I used pandas dataframe to select and print out the lists with my structures, and I saved my lists into list_1 and list_2. When it runs to the ms1 line, it has the error as following:
TypeError: No registered converter was able to produce a C++ rvalue of type std::__cxx11::basic_string<wchar_t,
std::char_traits<wchar_t>, std::allocator<wchar_t> > from this Python object of type float
Then I checked the files and there's only SMILES in the smiles column. But when I manually put some molecule structures into the lists for testing, there are still errors regarding
fpArgs['minSize'].
For example, the SMILES for gadodiamide is "O=C1[O-][Gd+3]234567[O]=C(C[N]2(CC[N]3(CC([O-]4)=O)CC[N]5(CC(=[O]6)NC)CC(=O)[O-]7)C1)NC", and the error codes are as following (when running the fps line):
ArgumentError: Python argument types in
rdkit.Chem.rdmolops.RDKFingerprint(NoneType, int, int, int, int, int, float, int)
did not match C++ signature:
RDKFingerprint(RDKit::ROMol mol, unsigned int minPath=1,
unsigned int maxPath=7, unsigned int fpSize=2048, unsigned int nBitsPerHash=2,
bool useHs=True, double tgtDensity=0.0, unsigned int minSize=128, bool branchedPaths=True,
bool useBondOrder=True, boost::python::api::object atomInvariants=0, boost::python::api::object fromAtoms=0,
boost::python::api::object atomBits=None, boost::python::api::object bitInfo=None).

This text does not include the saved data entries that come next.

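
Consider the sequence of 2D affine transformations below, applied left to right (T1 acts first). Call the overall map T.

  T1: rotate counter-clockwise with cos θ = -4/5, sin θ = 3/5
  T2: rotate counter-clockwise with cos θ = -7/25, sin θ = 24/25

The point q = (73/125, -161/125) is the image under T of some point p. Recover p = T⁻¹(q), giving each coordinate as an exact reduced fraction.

p = (1, 1)

T1 = [-4/5 -3/5 0; 3/5 -4/5 0; 0 0 1]
T2·T1 = [-44/125 117/125 0; -117/125 -44/125 0; 0 0 1]
det M = 1; M⁻¹ = [-44/125 -117/125 0; 117/125 -44/125 0; 0 0 1]
M⁻¹ · (73/125, -161/125)ᵀ = (1, 1)ᵀ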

How to include the molecule names in the output file along with the similarity values if the original csv file is as following:
names,smiles,value,value2
molecule1,CCOCN(C)(C),0.25,A
molecule2,CCO,1.12,B
molecule3,COC,2.25,C
I added these codes to include the molecule names in the output file, and these's some array value error regarding the names (particularly for d2):
name_1 = df_1['id1']
name_2 = df_2['id2']
name_3 = pd.concat([name_1, name_2])
# create a list for the dataframe
d1, qu, d2, ta, sim = [], [], [], [], []
for n in range(len(fps)-1):
s = DataStructs.BulkTanimotoSimilarity(fps[n], fps[n+1:])
#print(c_smiles[n], c_smiles[n+1:])
for m in range(len(s)):
qu.append(c_smiles[n])
ta.append(c_smiles[n+1:][m])
sim.append(s[m])
d1.append(name_3[n])
d2.append(name_3[n+1:][m])
#print()
d = {'ID_1':d1, 'query':qu, 'ID_2':d2, 'target':ta, 'Similarity':sim}
df_final = pd.DataFrame(data=d)
df_final = df_final.sort_values('Similarity', ascending=False)
for index, row in df.iterrows():
print (row["ID_1"], row["query"], row["ID_2"], row["target"], row["Similarity"])
print(df_final)
# save as csv
df_final.to_csv('RESULT_3.csv', index=False, sep=',')